Hi, we all know Vline is equal to Vphase and ILine = √3.Iphase in delta connected induction motors.
And let's say (delta connected) Vs=400V and Zeq = 100 ohm
Is = Vs/Zeq = 400/100 = 4A
what's this Is current, Is = ILine or Is = Iphase ?
Question says find the current drawn by the motor from the network but i don't know if i take Is directly or multiply it by √3

 

Hi, we all know Vline is equal to Vphase and ILine = √3.Iphase in delta connected induction motors.
And let's say (delta connected) Vs=400V and Zeq = 100 ohm
Is = Vs/Zeq = 400/100 = 4A
what's this Is current, Is = ILine or Is = Iphase ?
Question says find the current drawn by the motor from the network but i don't know if i take Is directly or multiply it by √3

Hi,
The equations that you have quoted in your first line are quite correct.
For 3 Phase Delta connections: Vline is the same value as Vphase and Iline = 1.732 x Iphase.
First determine the current that will flow through a phase winding and then multiply this by 1.732
Iphase will be Vphase / Zphase, in the case of delta connection this will be the same as Vline/ Zphase
Your problem would seem to be, is what you are calling Zeq the Zphase value?

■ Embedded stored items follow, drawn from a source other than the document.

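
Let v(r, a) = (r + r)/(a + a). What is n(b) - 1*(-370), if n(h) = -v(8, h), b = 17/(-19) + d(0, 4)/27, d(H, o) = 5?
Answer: 34696/91 ≈ 381.27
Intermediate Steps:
v(r, a) = r/a (v(r, a) = (2*r)/((2*a)) = (2*r)*(1/(2*a)) = r/a)
b = -364/513 (b = 17/(-19) + 5/27 = 17*(-1/19) + 5*(1/27) = -17/19 + 5/27 = -364/513 ≈ -0.70955)
n(h) = -8/h
n(b) - 1*(-370) = -8/(-364/513) - 1*(-370) = -8*(-513/364) + 370 = 1026/91 + 370 = 34696/91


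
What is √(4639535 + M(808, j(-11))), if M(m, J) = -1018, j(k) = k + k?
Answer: √4638517 ≈ 2153.7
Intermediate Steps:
j(k) = 2*k
√(4639535 + M(808, j(-11))) = √(4639535 - 1018) = √4638517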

If it is then multiply the 4A by 1,732 to obtain the line current value. This would give 1.732 x 4A = 6.928A drawn on each line of the 3 phase supply, (known as the supply current, Is). Some students think that the line current should be 2 x the phase current because the line current flows into two windings. However, the two phase currents that are derived from the line current are displaced in time by 120 electrical degrees. Hence 1.732 times instead of 2 times.
Hope this helps with your understanding of the subject
Colin